Matériaux à base d’huile végétale obtenus sous rayonnement UV
Les huiles végétales
Les huiles végétales sont composées de triesters entre le glycérol et différents acides gras. La formule générale des triglycérides où R1, R2 et R3 sont les chaînes d’acide gras dont le nombre d’atomes de carbone varie généralement entre 14 et 22 (le plus souvent C18) et le nombre de doubles liaisons éthyléniques est le plus souvent compris entre 0 et 3 . A température ambiante, la plupart des doubles liaisons des acides gras naturels adoptent une configuration cis (Z).
La composition en acides gras d’une huile végétale détermine son utilisation . Par exemple, l’huile de coco et l’huile de palme ont retenu l’attention de l’industrie des détergents car elles contiennent majoritairement des chaînes de longueur moyenne (entre 12 à 18 carbones). Les huiles de palme, de maïs, de tournesol et de ricin sont les plus intéressantes pour préparer les précurseurs de polymères et des lubrifiants. Elles contiennent majoritairement des acides gras à chaînes longues (C18).
Selon la nature des acides gras constituant les triglycérides, plusieurs sites réactifs sont susceptibles de modification chimique : a) la double liaison éthylénique, b) le site allylique, c) la fonction ester, d) la position en α de l’ester, et dans certains cas, e) un hydroxyle ou f) un cycle oxyrane. La diversité de ces sites permet une grande variété de modifications possibles de ces molécules en vue de les rendre réactives via des procédés photochimiques.
Matériaux obtenus par addition thiol-ène photoamorcée
Le principe de cette chimie sera développé dans la partie suivante mais on peut d’ores et déjà noter que la littérature fait état de très peu de travaux portant sur les matériaux à base de triglycérides obtenus par réaction thiol-ène sous UV.

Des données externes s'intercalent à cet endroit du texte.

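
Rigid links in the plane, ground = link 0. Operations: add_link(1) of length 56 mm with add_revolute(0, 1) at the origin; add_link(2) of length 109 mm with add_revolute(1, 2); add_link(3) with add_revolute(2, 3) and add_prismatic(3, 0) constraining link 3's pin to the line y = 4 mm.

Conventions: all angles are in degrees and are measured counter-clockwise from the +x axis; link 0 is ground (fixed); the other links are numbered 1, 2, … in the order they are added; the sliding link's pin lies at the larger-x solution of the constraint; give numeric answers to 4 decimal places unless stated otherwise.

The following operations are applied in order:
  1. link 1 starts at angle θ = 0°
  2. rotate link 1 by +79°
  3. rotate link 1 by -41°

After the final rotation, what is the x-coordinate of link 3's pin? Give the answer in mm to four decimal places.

geometry: r = 56 mm, L = 109 mm, e = 4 mm; θ starts at 0°
rotate link 1 by +79°: θ ← 0° +79° = 79°
rotate link 1 by -41°: θ ← 79° -41° = 38°
crank pin P = (r cos θ, r sin θ) = (44.128602, 34.477043)
h = r sin θ − e = 34.477043 − 4 = 30.477043
x = r cos θ + √(L² − h²) = 44.128602 + 104.652520 = 148.781122

148.7811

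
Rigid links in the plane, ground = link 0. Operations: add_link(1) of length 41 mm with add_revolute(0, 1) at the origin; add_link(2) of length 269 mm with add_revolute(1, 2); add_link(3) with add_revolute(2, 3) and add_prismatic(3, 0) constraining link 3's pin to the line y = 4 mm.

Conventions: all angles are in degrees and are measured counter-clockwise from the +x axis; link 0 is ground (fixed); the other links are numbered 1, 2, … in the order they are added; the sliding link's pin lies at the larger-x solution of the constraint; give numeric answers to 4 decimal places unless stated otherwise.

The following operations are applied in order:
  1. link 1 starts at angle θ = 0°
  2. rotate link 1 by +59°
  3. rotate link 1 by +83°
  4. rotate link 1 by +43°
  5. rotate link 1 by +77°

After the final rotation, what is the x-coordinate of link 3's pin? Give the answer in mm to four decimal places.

geometry: r = 41 mm, L = 269 mm, e = 4 mm; θ starts at 0°
rotate link 1 by +59°: θ ← 0° +59° = 59°
rotate link 1 by +83°: θ ← 59° +83° = 142°
rotate link 1 by +43°: θ ← 142° +43° = 185°
rotate link 1 by +77°: θ ← 185° +77° = 262°
crank pin P = (r cos θ, r sin θ) = (-5.706097, -40.600991)
h = r sin θ − e = -40.600991 − 4 = -44.600991
x = r cos θ + √(L² − h²) = -5.706097 + 265.276745 = 259.570648

259.5706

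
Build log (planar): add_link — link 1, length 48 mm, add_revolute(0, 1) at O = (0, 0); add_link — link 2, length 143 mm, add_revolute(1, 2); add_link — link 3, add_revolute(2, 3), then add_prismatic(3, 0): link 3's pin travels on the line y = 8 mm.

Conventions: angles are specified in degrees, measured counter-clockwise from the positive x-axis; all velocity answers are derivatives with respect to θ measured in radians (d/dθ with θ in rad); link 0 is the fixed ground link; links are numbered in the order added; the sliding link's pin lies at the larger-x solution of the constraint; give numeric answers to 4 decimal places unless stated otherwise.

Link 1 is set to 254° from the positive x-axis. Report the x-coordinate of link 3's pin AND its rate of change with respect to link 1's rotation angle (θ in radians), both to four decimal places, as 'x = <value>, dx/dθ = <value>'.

geometry: r = 48 mm, L = 143 mm, e = 8 mm
crank pin P = (r cos θ, r sin θ) = (-13.230593, -46.140561)
h = r sin θ − e = -46.140561 − 8 = -54.140561
x = r cos θ + √(L² − h²) = -13.230593 + 132.354825 = 119.124232
dx/dθ = −r sin θ − h·r cos θ/√(L² − h²) (θ in radians; h = -54.140561) = 40.728505

x = 119.1242, dx/dθ = 40.7285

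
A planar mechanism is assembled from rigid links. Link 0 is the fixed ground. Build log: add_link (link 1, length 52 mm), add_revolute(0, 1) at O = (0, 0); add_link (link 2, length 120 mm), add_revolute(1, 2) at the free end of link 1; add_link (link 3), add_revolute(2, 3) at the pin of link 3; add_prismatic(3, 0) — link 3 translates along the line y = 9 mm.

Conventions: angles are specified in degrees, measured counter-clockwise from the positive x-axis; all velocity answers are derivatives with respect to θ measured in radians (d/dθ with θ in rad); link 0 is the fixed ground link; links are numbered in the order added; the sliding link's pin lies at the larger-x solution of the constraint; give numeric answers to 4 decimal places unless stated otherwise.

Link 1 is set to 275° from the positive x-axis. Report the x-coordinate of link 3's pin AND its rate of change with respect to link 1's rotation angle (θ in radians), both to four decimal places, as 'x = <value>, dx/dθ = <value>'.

geometry: r = 52 mm, L = 120 mm, e = 9 mm
crank pin P = (r cos θ, r sin θ) = (4.532099, -51.802124)
h = r sin θ − e = -51.802124 − 9 = -60.802124
x = r cos θ + √(L² − h²) = 4.532099 + 103.455796 = 107.987894
dx/dθ = −r sin θ − h·r cos θ/√(L² − h²) (θ in radians; h = -60.802124) = 54.465689

x = 107.9879, dx/dθ = 54.4657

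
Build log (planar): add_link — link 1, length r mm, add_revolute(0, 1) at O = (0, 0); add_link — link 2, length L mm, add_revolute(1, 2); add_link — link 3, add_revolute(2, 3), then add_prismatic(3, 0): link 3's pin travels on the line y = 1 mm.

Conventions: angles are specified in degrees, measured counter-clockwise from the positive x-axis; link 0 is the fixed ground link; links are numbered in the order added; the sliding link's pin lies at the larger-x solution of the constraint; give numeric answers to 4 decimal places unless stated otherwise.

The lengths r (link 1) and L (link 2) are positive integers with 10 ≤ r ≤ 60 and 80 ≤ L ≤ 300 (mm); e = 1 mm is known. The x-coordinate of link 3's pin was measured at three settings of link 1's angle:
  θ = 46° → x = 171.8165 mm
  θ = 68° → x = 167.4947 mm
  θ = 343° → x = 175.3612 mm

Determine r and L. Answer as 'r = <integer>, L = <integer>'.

constraint per measurement: (x − r cos θ)² + (r sin θ − e)² = L²
subtracting the θ₁ and θ₂ equations cancels the r² and L² terms:
r = (x₁² − x₂²) / (2[(x₁cos θ₁ + e sin θ₁) − (x₂cos θ₂ + e sin θ₂)]) = 13.0000 → r = 13
L² = (x₁ − r cos θ₁)² + (r sin θ₁ − e)² = 26569.0088 → L = 163.0000 → L = 163
check at θ₃=343°: x = 175.3612 (printed 175.3612) ✓

r = 13, L = 163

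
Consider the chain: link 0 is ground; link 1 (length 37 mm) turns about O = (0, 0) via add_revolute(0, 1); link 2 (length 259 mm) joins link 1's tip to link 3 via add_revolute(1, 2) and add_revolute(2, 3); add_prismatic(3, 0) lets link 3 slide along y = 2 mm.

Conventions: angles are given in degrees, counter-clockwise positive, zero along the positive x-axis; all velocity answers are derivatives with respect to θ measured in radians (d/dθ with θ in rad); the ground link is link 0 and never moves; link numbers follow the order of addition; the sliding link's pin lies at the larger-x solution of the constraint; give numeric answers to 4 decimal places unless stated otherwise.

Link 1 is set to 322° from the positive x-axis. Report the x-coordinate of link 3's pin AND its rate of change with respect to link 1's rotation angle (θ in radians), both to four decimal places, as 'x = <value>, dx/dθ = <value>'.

geometry: r = 37 mm, L = 259 mm, e = 2 mm
crank pin P = (r cos θ, r sin θ) = (29.156398, -22.779475)
h = r sin θ − e = -22.779475 − 2 = -24.779475
x = r cos θ + √(L² − h²) = 29.156398 + 257.811904 = 286.968301
dx/dθ = −r sin θ − h·r cos θ/√(L² − h²) (θ in radians; h = -24.779475) = 25.581829

x = 286.9683, dx/dθ = 25.5818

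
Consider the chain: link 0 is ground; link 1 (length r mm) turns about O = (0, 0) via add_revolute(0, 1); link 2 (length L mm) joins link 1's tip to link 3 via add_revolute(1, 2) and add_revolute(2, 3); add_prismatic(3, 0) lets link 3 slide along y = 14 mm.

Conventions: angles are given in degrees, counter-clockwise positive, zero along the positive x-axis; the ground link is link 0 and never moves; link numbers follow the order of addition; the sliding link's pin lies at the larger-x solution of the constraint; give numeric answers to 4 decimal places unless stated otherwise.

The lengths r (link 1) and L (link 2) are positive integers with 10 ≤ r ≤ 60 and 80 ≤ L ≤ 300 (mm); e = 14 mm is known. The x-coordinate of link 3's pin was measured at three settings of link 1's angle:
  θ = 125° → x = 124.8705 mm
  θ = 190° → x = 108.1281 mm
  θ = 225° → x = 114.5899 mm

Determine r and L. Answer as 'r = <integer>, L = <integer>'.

constraint per measurement: (x − r cos θ)² + (r sin θ − e)² = L²
subtracting the θ₁ and θ₂ equations cancels the r² and L² terms:
r = (x₁² − x₂²) / (2[(x₁cos θ₁ + e sin θ₁) − (x₂cos θ₂ + e sin θ₂)]) = 40.0001 → r = 40
L² = (x₁ − r cos θ₁)² + (r sin θ₁ − e)² = 22201.0136 → L = 149.0000 → L = 149
check at θ₃=225°: x = 114.5899 (printed 114.5899) ✓

r = 40, L = 149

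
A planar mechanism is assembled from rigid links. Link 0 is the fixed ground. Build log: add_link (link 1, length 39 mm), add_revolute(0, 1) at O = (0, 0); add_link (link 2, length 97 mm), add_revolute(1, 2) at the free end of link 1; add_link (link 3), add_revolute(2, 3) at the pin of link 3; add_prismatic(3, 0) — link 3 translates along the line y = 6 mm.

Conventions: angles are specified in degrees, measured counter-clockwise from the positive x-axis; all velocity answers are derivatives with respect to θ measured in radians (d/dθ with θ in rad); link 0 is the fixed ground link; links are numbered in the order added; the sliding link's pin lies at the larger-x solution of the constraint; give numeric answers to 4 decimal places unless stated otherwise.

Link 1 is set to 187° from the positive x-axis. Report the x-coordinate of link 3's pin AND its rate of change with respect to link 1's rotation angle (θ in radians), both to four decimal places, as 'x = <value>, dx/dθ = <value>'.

geometry: r = 39 mm, L = 97 mm, e = 6 mm
crank pin P = (r cos θ, r sin θ) = (-38.709300, -4.752904)
h = r sin θ − e = -4.752904 − 6 = -10.752904
x = r cos θ + √(L² − h²) = -38.709300 + 96.402153 = 57.692853
dx/dθ = −r sin θ − h·r cos θ/√(L² − h²) (θ in radians; h = -10.752904) = 0.435185

x = 57.6929, dx/dθ = 0.4352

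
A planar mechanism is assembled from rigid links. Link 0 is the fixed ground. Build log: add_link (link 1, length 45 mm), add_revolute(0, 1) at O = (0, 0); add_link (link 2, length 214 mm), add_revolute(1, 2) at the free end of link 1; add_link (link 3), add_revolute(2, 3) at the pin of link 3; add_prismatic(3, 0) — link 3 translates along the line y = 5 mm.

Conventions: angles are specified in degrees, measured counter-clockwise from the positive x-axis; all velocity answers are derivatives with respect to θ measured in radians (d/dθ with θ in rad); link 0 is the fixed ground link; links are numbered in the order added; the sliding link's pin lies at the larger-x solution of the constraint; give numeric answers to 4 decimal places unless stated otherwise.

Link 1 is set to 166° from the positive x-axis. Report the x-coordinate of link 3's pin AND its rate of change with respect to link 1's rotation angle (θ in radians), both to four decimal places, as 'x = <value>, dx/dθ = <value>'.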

En 2009, Black et al se sont intéressés à la préparation de précurseurs biosourcés pour la réaction thiol-ène. L’huile de ricin a été utilisée comme matière première. Des dérivés allyliques, acrylates et vinyl éthers ont été obtenus par estérification de la fonction hydroxyle de la chaîne d’acide ricinoléique. Ces monomères ont été ensuite polymérisés avec un tri-thiol (triméthylolpropane tris(3-mercaptopropionate)) afin de préparer des revêtements photoréticulés. Le suivi de la réaction par spectroscopie IR-TF a permis de montrer que la double liaison de l’huile de ricin a été copolymérisée avec celle de l’acrylate. Les films obtenus renferment 40% d’huile végétale, sont durs et résistants aux solvants.
Luo et al, pour leur part, ont développé des matériaux hybrides photoréticulables à base d’huile de ricin acrylatée et d’un oligomère polyhédrique de type silsesquioxane qui porte des fonctions thiols . Ce système montre une vitesse de réticulation plus rapide que les systèmes classiques (huile acrylatée et thiol). Les films obtenus sont transparents à la lumière visible et possèdent une température de dégradation entre 250 et 300°C, ce qui est un peu plus élevé que les films photoréticulés généralement obtenus à partir d’huile de ricin acrylatée et de thiol.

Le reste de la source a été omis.